Отлично понимая, что прав Шалентьев, а не он, Лаченков, прав в своем внутреннем несогласии, почти бешенстве, которое вон как дергает лицо Шалентьева, несмотря на все его умение владеть собой, отлично понимая, что если удастся сейчас сломать Шалентьева и вырвать у него согласие, то пострадают большие и важные государственные интересы, Лаченков, однако, ничего другого не ждал и не хотел от Шалентьева, как только этого фальшивого и в то же время обязательного, ничем иным не заменимого «да»; просто Лаченков слишком хорошо знал положение дел и не видел для Шалентьева другого выхода, сказать «нет» было равносильно самоубийству. А если уж раскручивать до конца откровенно, то сказать «да» Шалентьеву нужно было не только ради личного самосохранения, но и в силу выигрыша серьезных, хотя и временных государственных интересов. По-прежнему наслаждаясь затягивающимся молчанием, Лаченков лишь гадал, сколько времени еще потребуется для созревания этому аристократишке, рафинированному интеллигенту Шалентьеву, пять минут или же вдвое больше, целых десять?

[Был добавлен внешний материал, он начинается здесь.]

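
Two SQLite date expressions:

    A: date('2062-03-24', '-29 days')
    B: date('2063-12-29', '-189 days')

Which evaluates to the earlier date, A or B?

A = 2062-02-23.
B = 2063-06-23.
A is earlier.

A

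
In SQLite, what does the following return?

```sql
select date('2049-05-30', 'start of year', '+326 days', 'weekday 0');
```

`start of year` rewinds 2049-05-30 to 2049-01-01.
Applying '+326 days' to 2049-01-01: counting 326 days forward gives 2049-11-23.
`weekday 0` advances to the next Sunday; 2049-11-23 is a Tuesday, so it moves forward to 2049-11-28.

2049-11-28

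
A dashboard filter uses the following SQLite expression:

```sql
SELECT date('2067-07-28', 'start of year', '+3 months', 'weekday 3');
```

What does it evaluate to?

2067-04-06

`start of year` rewinds 2067-07-28 to 2067-01-01.
Adding +3 months to 2067-01-01 gives 2067-04-01.
`weekday 3` advances to the next Wednesday; 2067-04-01 is a Friday, so it moves forward to 2067-04-06.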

И Шалентьев знал, что Лаченков сейчас наслаждается его душевным дискомфортом и что иначе он чувствовать себя не может, но сам не испытывал к Лаченкову враждебности или хотя бы неприязни; Лаченков другим быть не мог, он являлся всего лишь слепым исполнителем, безукоризненно вышколенным и отшлифованным обстоятельствами и требованиями самого времени; и Шалентьев, с самого начала зная о вынужденной необходимости сказать именно «да», о невозможности поступить по другому и все же проклиная себя за некстати проснувшуюся нерешительность, тянул и медлил на потеху ждущему и наслаждавшемуся Лаченкову.
Храня невозмутимое спокойствие, он наконец взял ручку, придвинул к себе бумаги, готовясь поставить свою визу и подписать, и Лаченков, внутренне торжествуя, весь подобрался. Глаза у Шалентьева сделались льдистыми, он уперся взглядом в переносье Лаченкову, там, где сходились его белесые невидимые брови.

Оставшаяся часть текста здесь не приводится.